Wieder unten geht es in die prunkvolle Kathedrale des Erzbistums von Sevilla mit dem Grabmal von Christoph Kolumbus. Die vier Sargträger verkörpern die Königreiche Kastilien, León, Aragón und Navarra. Danach gehen wir in den Innenhof, in dem viele Bäume mit Orangen, Zitronen und Limonen stehen. Der Blick rauf zum Turm mit dem leuchtend blauen Himmel ist fantastisch.

Nach einer Erfrischungspause machen wir uns auf den Weg zum Alcázar, dem mittelalterlichen Königspalast von Sevilla. Er wird immer noch als offizielle Residenz der Königsfamilie genutzt, wenn sich diese in Sevilla aufhält. Die Räume im Gebäude sind mit vielen gemusterten Kacheln versehen, wie sie typisch für Sevilla sind. Die Gartenanlagen sind einfach nur großartig. Wir schlendern eine Zeit lang durch die Gebäude und den Garten und gehen dann zurück zu unseren Fahrrädern, da wir sie heute Abend zurückgeben müssen.

Nach der Rückgabe der gelben Postkutschen gehen wir zurück nach Hause und machen eine kurze Pizzapause bevor wir wieder in unsere kleine Sportsbar gehen, um das Spiel Spanien gegen Georgien zu sehen. Vielleicht spielen wir am Freitag ja auch gegen Georgien. 🙂 Die kleine Sportsbar ist nicht voll, wir haben Glück und bekommen noch einen guten Tisch mit Blick auf den Fernseher. Heute bleibt die Musik aus und wir hören den spanischen Kommentar zum Spiel. Es endet 4:1 für Spanien und damit steht unser Viertelfinalgegner Spanien fest. 
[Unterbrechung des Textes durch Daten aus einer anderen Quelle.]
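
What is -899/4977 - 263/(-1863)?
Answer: -40654/1030239 ≈ -0.039461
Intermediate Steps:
-899/4977 - 263/(-1863) = -899*1/4977 - 263*(-1/1863) = -899/4977 + 263/1863 = -40654/1030239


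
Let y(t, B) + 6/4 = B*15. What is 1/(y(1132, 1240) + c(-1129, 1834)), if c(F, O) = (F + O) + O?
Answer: 2/42275 ≈ 4.7309e-5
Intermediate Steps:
c(F, O) = F + 2*O
y(t, B) = -3/2 + 15*B (y(t, B) = -3/2 + B*15 = -3/2 + 15*B)
1/(y(1132, 1240) + c(-1129, 1834)) = 1/((-3/2 + 15*1240) + (-1129 + 2*1834)) = 1/((-3/2 + 18600) + (-1129 + 3668)) = 1/(37197/2 + 2539) = 1/(42275/2) = 2/42275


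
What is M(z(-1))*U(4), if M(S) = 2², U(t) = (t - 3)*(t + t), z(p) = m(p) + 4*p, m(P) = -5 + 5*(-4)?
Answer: 32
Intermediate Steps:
m(P) = -25 (m(P) = -5 - 20 = -25)
z(p) = -25 + 4*p
U(t) = 2*t*(-3 + t) (U(t) = (-3 + t)*(2*t) = 2*t*(-3 + t))
M(S) = 4
M(z(-1))*U(4) = 4*(2*4*(-3 + 4)) = 4*(2*4*1) = 4*8 = 32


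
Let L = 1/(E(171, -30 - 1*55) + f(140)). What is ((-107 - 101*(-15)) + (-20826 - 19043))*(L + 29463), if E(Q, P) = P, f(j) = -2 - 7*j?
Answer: -1209099226220/1067 ≈ -1.1332e+9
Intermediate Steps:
L = -1/1067 (L = 1/((-30 - 1*55) + (-2 - 7*140)) = 1/((-30 - 55) + (-2 - 980)) = 1/(-85 - 982) = 1/(-1067) = -1/1067 ≈ -0.00093721)
((-107 - 101*(-15)) + (-20826 - 19043))*(L + 29463) = ((-107 - 101*(-15)) + (-20826 - 19043))*(-1/1067 + 29463) = ((-107 + 1515) - 39869)*(31437020/1067) = (1408 - 39869)*(31437020/1067) = -38461*31437020/1067 = -1209099226220/1067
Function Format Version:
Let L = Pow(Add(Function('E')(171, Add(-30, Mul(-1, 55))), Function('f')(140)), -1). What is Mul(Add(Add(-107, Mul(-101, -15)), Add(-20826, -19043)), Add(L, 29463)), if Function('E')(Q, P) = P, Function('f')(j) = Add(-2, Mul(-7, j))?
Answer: Rational(-1209099226220, 1067) ≈ -1.1332e+9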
Wir gehen nach Hause auf unsere Dachterrasse, sehen noch einmal auf die bunten Pilze und freuen uns über die tolle Tour, die wir wieder zusammen hatten. Wir haben bei bestem Wetter sehr viel zusammen erlebt, haben immer wieder Gruppenbilder gemacht und haben viel gelacht. Es hätte nicht schöner sein können.